Assis très près du clavier d'un des deux pianos Yamaha (certainement pas le meilleur!) occupant le plateau, Neuburger débutait avec Funérailles, la septième pièce des Harmonies poétiques et religieuses que Liszt date d'octobre 1849 soit le mois même de la mort de Chopin. Le pianiste très concentré lui confère une aura très sombre, recherchant davantage l'énergie du son que sa rondeur. La conduite dramatique y est remarquable, libérant au sommet de la trajectoire une cascade d'arpèges à la main gauche d'une puissance phénoménale.
Du Catalogue d'oiseaux d'Olivier Messiaen, Jean-Frédéric Neuburger sélectionne Le Merle de roche, l'une des pièces les plus développées et les plus singulières de toutes où les silences y sont très impressionnants. Le décor est plutôt sombre voire terrifiant selon la description qu'en fait Messiaen lui-même : «chaos de dolomies, rochers fantastiques [… ] le grand duc ulule et sa voix résonne dans les rochers apportant l'ombre et l'épouvante». Neuburger souligne ce caractère d'étrangeté et cette aura de mystère en privilégiant la profondeur de la résonance et la variété des attaques et des dynamiques sans concéder beaucoup de lumière à ce décor de pierre où les chants d'oiseaux alternent avec le jeu des permutations rythmiques chères à Messiaen.
Compositeur en même temps qu'interprète, Jean-Frédéric Neuburger jouait sa propre musique, sur l'autre piano légèrement «préparé». Maldoror qu'il écrit en 2010 est «une fresque fantastique et virtuose» nous dit-il. Musique d'humeurs aux climats très contrastés – de l'épure sonore à l'éblouissement virtuose – elle emprunte d'évidence à l'écriture de Xénakis dans ses fulgurances énergétiques et l'occupation systématique de l'espace. S'il est parfois difficile d'en suivre le cheminement de pensée, l'éclatement de l'écriture et la discontinuité du geste rejoignent assurément l'univers poétique subversif et extrême de Lautréamont.
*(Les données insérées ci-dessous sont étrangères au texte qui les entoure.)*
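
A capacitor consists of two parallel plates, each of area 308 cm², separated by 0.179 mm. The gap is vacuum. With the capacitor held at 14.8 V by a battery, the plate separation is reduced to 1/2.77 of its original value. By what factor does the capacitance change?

C = ε₀A/d scales as 1/d, so C₂/C₁ = d₁/d₂ = 2.77.

C₂/C₁ ≈ 2.77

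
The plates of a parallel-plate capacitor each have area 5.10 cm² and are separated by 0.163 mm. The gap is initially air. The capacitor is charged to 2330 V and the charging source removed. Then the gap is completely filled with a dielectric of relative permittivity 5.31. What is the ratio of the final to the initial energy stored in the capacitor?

U₂/U₁ ≈ 0.188

Isolated ⇒ Q is held fixed.
C₂ = 5.31 C₁ and U = Q²/(2C), so U₂/U₁ = C₁/C₂ = 0.188.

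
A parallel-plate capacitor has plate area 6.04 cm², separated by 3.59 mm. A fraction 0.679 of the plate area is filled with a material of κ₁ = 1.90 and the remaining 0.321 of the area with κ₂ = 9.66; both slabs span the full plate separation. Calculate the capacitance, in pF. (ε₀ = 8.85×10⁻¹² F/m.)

A = 6.04 cm² = 6.04×10⁻⁴ m².
Side-by-side slabs ⇒ two capacitors in parallel, each spanning the full gap.
C₁ = κ₁ε₀A₁/d = 1.90 × 8.85×10⁻¹² × 4.10×10⁻⁴ / 3.59×10⁻³ = 1.92×10⁻¹² F.
C₂ = κ₂ε₀A₂/d = 9.66 × 8.85×10⁻¹² × 1.94×10⁻⁴ / 3.59×10⁻³ = 4.62×10⁻¹² F.
C = C₁ + C₂ = 6.54×10⁻¹² F.

C ≈ 6.54 pF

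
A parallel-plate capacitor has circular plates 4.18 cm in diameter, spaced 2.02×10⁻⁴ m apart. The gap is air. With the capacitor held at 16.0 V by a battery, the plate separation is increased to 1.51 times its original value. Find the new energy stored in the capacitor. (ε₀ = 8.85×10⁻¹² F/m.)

U ≈ 5.10 nJ

A = π(4.18/2 cm)² = 1.37×10⁻³ m².
Initially C₁ = ε₀A/d = 8.85×10⁻¹² × 1.37×10⁻³ / 2.02×10⁻⁴ = 6.01×10⁻¹¹ F.
U₁ = 7.70×10⁻⁹ J.
Battery connected ⇒ V is held fixed. C₂ = 0.662 C₁ and U = ½CV², so U₂/U₁ = C₂/C₁ = 0.662.
U₂ = 0.662 × 7.70×10⁻⁹ = 5.10×10⁻⁹ J.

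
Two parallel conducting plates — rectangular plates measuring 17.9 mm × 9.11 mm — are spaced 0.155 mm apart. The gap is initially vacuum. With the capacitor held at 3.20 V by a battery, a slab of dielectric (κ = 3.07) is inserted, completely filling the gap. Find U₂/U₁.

3.07

Battery connected ⇒ V is held fixed.
C₂ = 3.07 C₁ and U = ½CV², so U₂/U₁ = C₂/C₁ = 3.07.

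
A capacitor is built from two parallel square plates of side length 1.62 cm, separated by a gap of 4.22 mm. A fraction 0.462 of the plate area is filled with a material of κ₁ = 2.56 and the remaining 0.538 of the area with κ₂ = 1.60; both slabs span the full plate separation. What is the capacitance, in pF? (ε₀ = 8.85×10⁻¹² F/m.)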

La Sonate pour piano de Barraqué – sœur jumelle de la Deuxième Sonate de Boulez – figure comme opus 1 dans le catalogue plus que restreint du compositeur ; elle est née dans le contexte sériel des années 50 – il était à l'époque élève de Messiaen – dont elle exploite radicalement toutes les données techniques et esthétiques durant 40 minutes d'une musique athématique, extrêmement pointilliste où tous les paramètres (hauteurs, intensités, durées, attaques) sont soumis à l'exigence sérielle : à la limite du pays fertile pour paraphraser Boulez même si Barraqué précise que l'écriture alterne des sections de «style libre et de style rigoureux». Avec la partition cette fois et une souplesse féline dans le jeu qui bannit toute agressivité, Neuberger nous immerge dans ce flot incessant de lignes enchevêtrées. L'autorité souveraine avec laquelle il mène le discours est confondante ; sa clarté d'articulation, le contrôle permanent des sonorités et une mobilité du geste qui reste très élégant sont autant d'atouts pour mener l'auditeur au terme de cette trajectoire improbable.
Jean-Frédéric Neuburger n'en restait pas là, gratifiant l'auditeur d'une des Images de Debussy (Et la lune descend sur le temple qui fut) à qui Barraqué vouait toute son admiration : un instant privilégié qui nous révèle in fine une sensualité du son et une poésie de l'écoute chez cet interprète qui, plus que prometteur, s'impose ici comme une référence.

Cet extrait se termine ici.